Sobre o maior aquífero do Algarve — Querença/Silves — está a ser construída, em “áreas de infiltração máxima” — uma central fotovoltaica. O projecto, que ocupa 96 hectares, localiza-se no sítio do Foral, concelho de Silves. Ao lado, os moradores da urbanização Quinta da Larga Vista, protestam e reclamam da câmara a instalação do abastecimento público de água. A defesa dos valores ambientais, queixa-se a presidente da associação de moradores, Gail Serra, “mete-se na gaveta quando estão em causa grandes interesses económicos”. O promotor é a empresa NDevelopment, SA.
A instalação de 102.399 painéis solares, numa zona do barrocal algarvio, denuncia Gail, “além do impacte visual, vai pôr em causa o funcionamento da rede hidráulica”.
Nesta urbanização, iniciada há cerca de meio século, estão construídas 146 moradias, em lotes que mais parecem quintinhas, com dimensões que vão dos 500 aos 10 mil metros quadrados. A água para abastecer as casas, jardins e piscinas é fornecida por um furo artesiano pertencente à família do antigo proprietário e de outras captações particulares. À luz das normas em vigor, dificilmente o loteamento teria viabilidade por se situar em zona de Reserva Ecológica Nacional (REN). “Mas temos licença de utilização [à época, chamada de habitabilidade], emitida pela câmara.”

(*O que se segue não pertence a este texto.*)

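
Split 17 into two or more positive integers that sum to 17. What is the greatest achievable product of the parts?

486

Define prod[k] = max over 1≤i<k of i · max(k−i, prod[k−i]); the inner max lets the remainder stay uncut if that's better.
Small cases: prod[2]=1, prod[3]=2, prod[4]=4, prod[5]=6, prod[6]=9, prod[7]=12, prod[8]=18, prod[9]=27, prod[10]=36, prod[11]=54.
prod[12] = max(1×54, 2×36, 3×27, …, 10×2, 11×1) = 81
prod[13] = max(1×81, 2×54, 3×36, …, 11×2, 12×1) = 108
prod[14] = max(1×108, 2×81, 3×54, …, 12×2, 13×1) = 162
prod[15] = max(1×162, 2×108, 3×81, …, 13×2, 14×1) = 243
prod[16] = max(1×243, 2×162, 3×108, …, 14×2, 15×1) = 324
prod[17] = max(1×324, 2×243, 3×162, …, 15×2, 16×1) = 486
One optimal split: 3 + 3 + 3 + 3 + 3 + 2; product 3×3×3×3×3×2 = 486.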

A urbanização, construída sem infra-estruturas, o que seria ilegal, acabou por ser legalizada com a revisão do Plano Director Municipal (PDM) de Silves, há cerca de três anos. O aglomerado deixou de estar integrado na REN e passou a ser qualificado como “aglomerado rural”. Porém, os proprietários da cerca de centena e meia de moradias, justificou a câmara, ficaram com a responsabilidade de encontrar “soluções autónomas no que concerne ao fornecimento de água para consumo humano”.
"Como posso abrir um furo se o meu vizinho — que já tem um furo, a menos de 100 metros — não assina para que a Agência Portuguesa do Ambiente (APA) me autorize a fazer, também, um furo artesiano?”, questiona Alexandre Serra, criticando a postura do município. “A câmara não pode fechar os olhos ao impacte provocado pela instalação da central fotovoltaica e ao mesmo tempo não responder a uma necessidade básica das pessoas que cá vivem”, lamenta. O investimento na energia solar, enquadrado pela legislação das medidas de mitigação e combate às alterações climáticas, diz Alexandre Serra, agrónomo de profissão, “vem agravar as condições do solo e a capacidade de infiltração no principal aquífero da região”.
Área de máxima infiltração
A Comissão de Coordenação e Desenvolvimento Regional (CCDR-Algarve) emitiu parecer favorável ao Estudo de Avaliação de Incidências Ambientais para instalar a central fotovoltaica. O território, lê-se nos documentos submetidos a apreciação, “encontra-se totalmente inserido em Reserva Ecológica Nacional (REN), na tipologia “áreas de máxima infiltração”, mas não mereceu oposição das outras entidades públicas. Justificação: o regime jurídico da REN permite a instalação de “infra-estruturas de produção de energia a partir de fontes renováveis” e a Agência Portuguesa do Ambiente (APA) complementou, informando que, na área de implantação do projecto, “não se identificaram linhas de água associadas à rede hidrográfica”.
A energia produzida será entregue na subestação de Tunes, situada a cinco quilómetros de distância. Da lista das condicionantes, refere-se, as novas linhas não poderão “apresentar afastamento inferior ao que a linha eléctrica Ourique-Tunes já apresenta em relação às edificações existentes na proximidade do traçado”.
No que diz respeito ao impacto visual, a CCDR reconhece que o equipamento “irá provocar uma descontinuidade territorial com implicações fortes ao nível da paisagem”. Gail Serra sintetiza: “Vamos ficar rodeados de um mar de painéis de vidro.”
Para tornar a situação mais grave, sublinha, “a empresa [Fonte Pitoresca, que desenvolveu a urbanização] que nos fornece a água de rega só garante o abastecimento até final do ano”. A vice-presidente da Câmara de Silves, Luísa Luís, questionada pelo PÚBLICO, considera que as “exigências dos moradores são legítimas, mas o município, “no curto prazo, não poderá satisfazer essas necessidades, por se tratar de uma obra complexa”. Por outro lado, diz ter havido um “compromisso” com a empresa para que não interrompesse o abastecimento de água.